Entretanto a Universidade Católica de Pernambuco se tinha constituído, e vim trabalhar nela pelo resto de minha vida. Quanta felicidade a Unicap me proporcionou, a começar pela alegria de estar contribuindo para que uma obra desse porte se firmasse em nossa terra. Interrompi meu ensino para fazer estudos em Paris (ciências políticas e direito público) e posso dizer que tive ali um dos períodos mais felizes e fecundos de minha vida.Voltei em 62, mas, já em 64, veio a ditadura militar, que exigiu minha saída do Recife e mesmo do país. Nada eu tinha feito de errado a não ser defender a doutrina social da igreja e, em especial, as novas Encíclicas de João 23, “Mater et Magistra”“Pacem in Terris” e podem crer que me senti feliz ao “sofrer perseguição por causa da justiça”, pois essa é uma das bem-aventuranças do sermão da montanha.
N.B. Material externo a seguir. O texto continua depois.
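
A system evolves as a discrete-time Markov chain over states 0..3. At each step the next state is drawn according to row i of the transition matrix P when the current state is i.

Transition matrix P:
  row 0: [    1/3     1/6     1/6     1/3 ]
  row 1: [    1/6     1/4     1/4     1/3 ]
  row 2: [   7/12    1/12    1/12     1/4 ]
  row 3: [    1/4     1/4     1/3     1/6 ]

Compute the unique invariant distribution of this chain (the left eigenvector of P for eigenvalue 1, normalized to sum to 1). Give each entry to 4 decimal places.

Balance equations π_j = Σ_i π_i·P[i][j]:
  π_0 = 1/3·π_0 + 1/6·π_1 + 7/12·π_2 + 1/4·π_3
  π_1 = 1/6·π_0 + 1/4·π_1 + 1/12·π_2 + 1/4·π_3
  π_2 = 1/6·π_0 + 1/4·π_1 + 1/12·π_2 + 1/3·π_3
  normalize: π_0 + π_1 + π_2 + π_3 = 1
Solving the linear system gives exactly π = [677/2039, 382/2039, 428/2039, 552/2039].

π = [0.3320, 0.1873, 0.2099, 0.2707]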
No meu exílio, ensinei em Portugal e no Chile, estudei no Líbano, países hospitaleiros em que fiz tantos amigos. Como os militares não me deixavam voltar ao Recife, fiquei uns anos no Rio, onde fundei um Instituto de Pesquisas, e me dei tão bem naquele mundo carioca, que ninguém acreditava que eu poderia sair de lá. Mas voltei para o Recife em 76, estive duas vezes na Amazônia estudando as culturas indígenas e, desde 78, trabalho na minha Universidade de sempre, com um breve intervalo de três anos para traduzir a enciclopédia do filósofo Hegel, de quem há mais de dez anos traduzi o livro mais famoso, Fenomenologia do Espírito. E fico muito feliz em ver que, com isso, dei uma contribuição das mais importantes para os estudos filosóficos no Brasil. Voltando de Baturité ao Recife, fundei um “Núcleo de Estudos para a America Latina”, lá na Unicap.

Tive a alegria de estar aqui, no Centro de Evangelização de Aldeia, desde o princípio, e de ter consagrado sua linda capela. Sou feliz em celebrar meus 50 anos de sacerdócio e 80 anos de vida com essa comunidade, a que me tenho dedicado com tanta alegria.
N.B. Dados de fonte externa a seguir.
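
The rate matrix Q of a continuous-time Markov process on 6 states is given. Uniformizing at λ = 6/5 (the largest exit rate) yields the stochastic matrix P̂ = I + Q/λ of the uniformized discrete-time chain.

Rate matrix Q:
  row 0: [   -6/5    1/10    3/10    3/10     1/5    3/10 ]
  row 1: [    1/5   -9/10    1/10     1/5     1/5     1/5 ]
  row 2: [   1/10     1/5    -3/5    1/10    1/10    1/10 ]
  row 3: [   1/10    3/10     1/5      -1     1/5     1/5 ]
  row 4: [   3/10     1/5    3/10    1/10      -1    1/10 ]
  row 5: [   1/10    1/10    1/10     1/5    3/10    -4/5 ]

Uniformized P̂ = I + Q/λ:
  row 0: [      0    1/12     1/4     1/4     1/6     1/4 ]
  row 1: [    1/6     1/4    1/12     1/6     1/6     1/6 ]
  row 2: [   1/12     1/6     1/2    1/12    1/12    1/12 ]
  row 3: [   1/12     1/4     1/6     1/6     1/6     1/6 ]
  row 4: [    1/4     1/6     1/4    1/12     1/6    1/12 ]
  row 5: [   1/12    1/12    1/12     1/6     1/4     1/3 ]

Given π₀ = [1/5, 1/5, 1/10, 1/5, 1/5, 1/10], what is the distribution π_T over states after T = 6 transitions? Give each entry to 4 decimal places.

π = [0.1147, 0.1688, 0.2418, 0.1427, 0.1608, 0.1712]

t=0: π = [0.2000, 0.2000, 0.1000, 0.2000, 0.2000, 0.1000]
t=1: π = [0.1167, 0.1750, 0.2083, 0.1583, 0.1667, 0.1750]
t=2: π = [0.1160, 0.1701, 0.2306, 0.1451, 0.1639, 0.1743]
t=3: π = [0.1152, 0.1688, 0.2381, 0.1435, 0.1620, 0.1725]
t=4: π = [0.1148, 0.1687, 0.2407, 0.1429, 0.1612, 0.1717]
t=5: π = [0.1147, 0.1688, 0.2415, 0.1427, 0.1609, 0.1714]
t=6: π = [0.1147, 0.1688, 0.2418, 0.1427, 0.1608, 0.1712]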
E se alguém me perguntasse se valeu a pena esse meio século no serviço de Cristo e de seu evangelho, responderia, adaptando Fernando Pessoa: “Valeu a pena? Tudo vale a pena / quando a causa não é pequena”. E pode haver a mínima dúvida de que nada se compara com a construção do reino de Deus, com a edificação do corpo místico de Cristo? Desde pequeno, meu pai me passou esta ideia, que norteara toda a sua vida: “nada há tão belo, tão grandioso, como abraçar a causa de Cristo, participar de sua missão redentora”. E nada mais feliz – eu não sabia então -, mas tive a vida toda para verificá-lo. Assim, tudo o que tenho a dizer é: “Graças a Deus”.